A: All future hydroelectric power plants to be built they will need to comply the highest standards in terms of technological, environmental and social approaches. If this is not the case, projects will simply not be built. The social issue is the biggest factor when it comes to developing hydroelectricity. Modern projects are no longer those huge dams that would flood hundreds of kilometers and would have to relocate entire settlements. Now, we see small projects that flood 5 to 20ha, usually developed in areas where the population will not be displaced. One challenge is that the first priority for the water is human consumption, followed by agriculture. After this comes energy generation. Furthermore, it might seem easy to convince communities of the benefits of the projects, but this is not the case. For the most part, hydroelectric projects are located in the southern part of the country where big rivers abound.  Poverty is an issue there, as well as the fact that the government built several dams there many years ago. At the time, communities or social stakeholders were not taken into consideration and international best practices were absent as well. For example, some towns, including churches and graveyards were flooded after the people were moved away. People do not forget this easily, leading to a lack of trust in these projects.
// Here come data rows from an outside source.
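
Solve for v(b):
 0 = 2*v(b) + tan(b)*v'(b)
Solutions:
 v(b) = C1/sin(b)^2


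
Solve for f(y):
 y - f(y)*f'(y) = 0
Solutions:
 f(y) = -sqrt(C1 + y^2)
 f(y) = sqrt(C1 + y^2)


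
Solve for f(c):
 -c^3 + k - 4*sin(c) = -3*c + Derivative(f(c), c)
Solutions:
 f(c) = C1 - c^4/4 + 3*c^2/2 + c*k + 4*cos(c)


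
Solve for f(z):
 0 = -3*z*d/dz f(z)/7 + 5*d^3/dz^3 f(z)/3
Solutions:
 f(z) = C1 + Integral(C2*airyai(105^(2/3)*z/35) + C3*airybi(105^(2/3)*z/35), z)


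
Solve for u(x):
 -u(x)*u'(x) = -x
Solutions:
 u(x) = -sqrt(C1 + x^2)
 u(x) = sqrt(C1 + x^2)


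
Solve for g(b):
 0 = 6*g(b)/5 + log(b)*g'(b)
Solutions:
 g(b) = C1*exp(-6*li(b)/5)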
It takes a great deal of effort to develop a hydroelectric project in this regard. The technical and commercial area is straightforward. We spend a lot more time and resources to convince people that the effects on their lives will be minimal. Comexhidro applies the highest standard to international regulations when it comes to its social approach. We have also established a shared benefits scheme. You have to take communities into account and understand their wants and necessities. Together with local government, you need a community management plan and must communicate the benefits of the projects. Nevertheless, surrounding communities lack many resources and even if you try to solve these issues, it might still not be enough to bring the community up to acceptable standards. This is one of the biggest challenges.

 

Q: What are COMEXHIDRO’s goals for 2021?

A: First, we aim to have La Ramones, our first natural gas fired power plant, operating by the end of 2020. We have decided not to start the construction of any new projects before 2021. Right now, we have paused our development and we will wait to see how the situation develops. Interestingly, Joe Biden appears to be well-positioned as a partner on the other side of the border for renewables. He is really committed to developing renewable energy and I believe we will see some changes in the bilateral relationship between the US and Mexico and also in the international arena US may join again the Paris accords. We will probably see a push from Biden’s administration toward Mexico to develop more renewable projects. For now, it is time to wait and see what changes will come.

 

COMEXHIDRO is a Mexican company founded in 1997 and specialized in the development of small-scale hydropower plants. Its portfolio includes hydropower, wind power and a gas pipeline.